Zia winked and flipped up the collar of his shirt. He opened the passenger side door for me and then slid across the bonnet to the driver’s side. I thought I would faint with delirium.

We took the long route to Sonia’s house via back roads, Zia gunning the engine for all it was worth. In those days that part of Defence was still comparatively uninhabited, so the back roads at night were deserted and Zia zigzagged from one side of the road to the other, weaving between street lamps, pretending to be out of control. I felt crazy enough to say or do anything, even to say, ‘How’s this for an idea, Zee? You and me. Is that an idea or is that an idea?’ and I probably would have, except that the music was blaring too loudly, Springsteen singing ‘No Surrender’ and Zia lip-synching along, banging his palm against the steering wheel. When I hear that song today I’m almost-fourteen again and back in that car and nothing in the world is impossible except a broken heart.

We drove into a pitch-dark street and I said, ‘Electricity’s gone; yes, bye-bye, bijli.’ A repair truck from the Karachi Electricity Supply Corporation rolled up and Zia said, ‘KESC to the rescue… Oh, I know which song we have to listen to.’ He rewound the tape all the way to the beginning and Status Quo’s ‘In the Army Now’ blared through the speakers. ‘Sing, girl,’ he said, and together we drowned out Rick Parfitt and Francis Rossi’s voices: ‘Bijli fails in the dead of night/Won’t help to call “I need a light”/You’re in Karachi now/Oh, oh, you’re in Karachi now.’

Volume turned up all the way, despite the fact we were now in a built-up residential neighbourhood with our windows wide open, we serenaded the streets: ‘Night is falling and you just can’t see/Is this illusion or KESC/You’re in Karachi now.’
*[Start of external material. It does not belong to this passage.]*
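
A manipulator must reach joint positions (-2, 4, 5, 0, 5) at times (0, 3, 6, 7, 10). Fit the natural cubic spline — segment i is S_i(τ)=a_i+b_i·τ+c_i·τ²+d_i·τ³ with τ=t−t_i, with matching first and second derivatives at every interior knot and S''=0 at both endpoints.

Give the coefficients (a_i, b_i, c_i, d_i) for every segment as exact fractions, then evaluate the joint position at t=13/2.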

We didn’t even hear the first shot. If Zia hadn’t turned to look at me and seen through my window the gunman run out on to the street…

But he did. He yelled, ‘Duck,’ pushed me down, my hand on the volume knob jerked in surprise, the music disappeared, the rat-tat-tat-tat against the car, Zia so low in his seat he can’t possibly see out of the windscreen, his foot on the accelerator, we fly over a speed bump, bang my head on the glove box, a thump against the front of the car, Zia mutters, ‘Cat. Has to be. Cat.’ I don’t even look to check, he’s zigzagging, taking turns so fast I swear all four wheels leave the ground. ‘He was on foot, Zia, on foot,’ I scream, but I’m still huddled, sweat all over, and finally he stops. ‘We’re OK,’ he says. ‘We’re OK.’
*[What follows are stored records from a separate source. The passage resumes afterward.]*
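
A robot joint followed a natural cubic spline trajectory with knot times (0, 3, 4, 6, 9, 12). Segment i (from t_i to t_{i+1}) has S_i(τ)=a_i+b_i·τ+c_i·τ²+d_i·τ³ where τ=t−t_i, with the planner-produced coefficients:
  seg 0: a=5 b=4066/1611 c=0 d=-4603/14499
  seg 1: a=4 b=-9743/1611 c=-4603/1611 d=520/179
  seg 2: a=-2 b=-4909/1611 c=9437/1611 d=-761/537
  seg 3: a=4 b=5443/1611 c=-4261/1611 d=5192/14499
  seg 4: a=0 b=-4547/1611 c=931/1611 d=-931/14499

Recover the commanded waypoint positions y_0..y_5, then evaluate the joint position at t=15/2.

y_0=5 y_1=4 y_2=-2 y_3=4 y_4=0 y_5=-5
S(15/2) = 3097/716

y_0 = S_0(0) = a_0 = 5
y_1 = S_1(0) = a_1 = 4
y_2 = S_2(0) = a_2 = -2
y_3 = S_3(0) = a_3 = 4
y_4 = S_4(0) = a_4 = 0
y_5 = S_4(3) = -5
t_q=15/2 is in segment 3 (τ=3/2); S_3(τ)=3097/716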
He stepped out of the car before I did. We were on the main road, under a street light. A house a few doors down was festooned with fairy lights; the wedding season was at its height. The gate was wide open and girls holding rose garlands stood near the entrance, waiting for the imminent arrival of the baaraat. Music spilled out over the walls. He Jamalo. If we walked into that house we’d probably recognize someone there. But how would I explain being out with Zia, alone, at this hour? I tried to open the door but it was stuck, so I rolled down the window in time to see Zia in front of the car, wiping something off the mudguard. He held up his palm, plastered with bloodied fur. ‘Cat,’ he said. ‘Told you. A silly-billy cat.’ We both started laughing. I was half-in, half-out, of the car window, and as my hysteria grew I slapped my palm against the exterior of the door and felt something sharp bite into my skin.
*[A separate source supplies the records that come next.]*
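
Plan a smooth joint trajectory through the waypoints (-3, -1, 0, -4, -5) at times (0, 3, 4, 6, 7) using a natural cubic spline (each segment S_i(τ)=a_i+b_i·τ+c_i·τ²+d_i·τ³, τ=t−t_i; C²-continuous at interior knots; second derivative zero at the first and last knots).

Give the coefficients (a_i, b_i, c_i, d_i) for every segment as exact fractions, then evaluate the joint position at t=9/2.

  seg 0: a=-3 b=112/375 c=0 d=46/1125
  seg 1: a=-1 b=526/375 c=46/125 d=-289/375
  seg 2: a=0 b=-13/75 c=-243/125 d=773/1500
  seg 3: a=-4 b=-662/375 c=287/250 d=-287/750
S(9/2) = -2033/4000

Δ: Δ0=2/3, Δ1=1, Δ2=-2, Δ3=-1
row 1: diag=8, rhs=2; c'=1/8, d'=1/4
row 2: denom=6−1·1/8=47/8; d'=(-18−1·1/4)/(47/8)=-146/47
row 3: denom=6−2·16/47=250/47; d'=(6−2·-146/47)/(250/47)=287/125
back: M3=287/125
back: M2=-146/47−16/47·287/125=-486/125
back: M1=1/4−1/8·-486/125=92/125
M: M0=0, M1=92/125, M2=-486/125, M3=287/125, M4=0
seg 0: a=-3, c=M0/2=0, d=(M1−M0)/(6·3)=46/1125, b=Δ0−h0·(2M0+M1)/6=112/375
seg 1: a=-1, c=M1/2=46/125, d=(M2−M1)/(6·1)=-289/375, b=Δ1−h1·(2M1+M2)/6=526/375
seg 2: a=0, c=M2/2=-243/125, d=(M3−M2)/(6·2)=773/1500, b=Δ2−h2·(2M2+M3)/6=-13/75
seg 3: a=-4, c=M3/2=287/250, d=(M4−M3)/(6·1)=-287/750, b=Δ3−h3·(2M3+M4)/6=-662/375
t_q=9/2 → seg 2, τ=1/2; S=0+-13/75·τ+-243/125·τ²+773/1500·τ³=-2033/4000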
‘Zia, come here.’ I slid out of the window, found my legs weren’t working properly and sat down hard on the street. A wavy line of bullet holes ran all the way across the front and back door, just centimetres below the window. I bent forward at the waist and touched the tip of my finger to the jagged metal that marked a bullet’s point of entrance. Hot. I jerked my finger away. What that thing could do to flesh. How my body would convulse. Thrown forward into the windshield. No pain, just burning. Seared.